Environment Canada precipitation records gauged at the Victoria International Airport show that the city received 53.1 mm of rainfall last month, as opposed to the average 152.6 mm in November.
November is typically the wettest month of the year for Coastal BC. Not so in 2019! Many places received less than half of their average rainfall. We are back to our regularly programing this week ☔ #BCwx pic.twitter.com/YdCoKDOufd
— ECCC Weather British Columbia (@ECCCWeatherBC) December 2, 2019
The last time Victoria saw lower precipitation amounts during the month of November was in 1993, when it received 52.1 mm of rainfall.
Over the past 40 years, the lowest amount of precipitation in Victoria in November was recorded in 1979 when the city received just 33.6 mm.
According to Environment Canada meteorologist Armel Castellan, the lack of rainfall last month can attributed to a dominant high pressure ridge that deflected precipitation up and around the top side of the ridge.
As a result, Greater Victoria saw a relatively dry first and last week of November – an occurrence that is described as extremely rare.

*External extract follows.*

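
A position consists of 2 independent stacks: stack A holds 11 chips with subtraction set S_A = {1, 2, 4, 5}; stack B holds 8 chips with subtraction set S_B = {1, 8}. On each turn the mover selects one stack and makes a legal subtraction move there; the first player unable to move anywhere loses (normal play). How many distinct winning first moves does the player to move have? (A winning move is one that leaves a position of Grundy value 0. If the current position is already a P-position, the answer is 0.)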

“The only exception of course was at the middle of the month, but we did get a pretty solid rain event. It just wasn’t very marking in a lot of ways down on the south coast, unlike Tofino which was much more heavily affected,” says Castellan.
As the south coast of BC bypasses its usual wettest month of the year without much rainfall, Castellan warns of a precipitation deficit that could lead to a harsher summer.
“Wildfire season, drought season, possible air quality of the summer – that starts now as we have soils that are not necessarily as wet as they normally are,” he says.
“Drought is generally a multi-season event; not one that only happens in the summertime, although that’s when the largest implications are felt.”
Meanwhile Weather Network meteorologist, Tyler Hamilton, says it is still too soon to start talking about droughts and summertime precipitation.
“As we trend through December, we see a more seasonal pattern in terms of amount of rainfall. There is more of a typical December pattern that we will start to get on Wednesday to Saturday – it’s not all day rain but it’s starting to turn the tide,” Hamilton tells Victoria Buzz.
However Castellan contends that studying conditions in November still provides a link to what the summer might look like, even if doesn’t tell the whole story.
“We just have to wait and see how things develop.”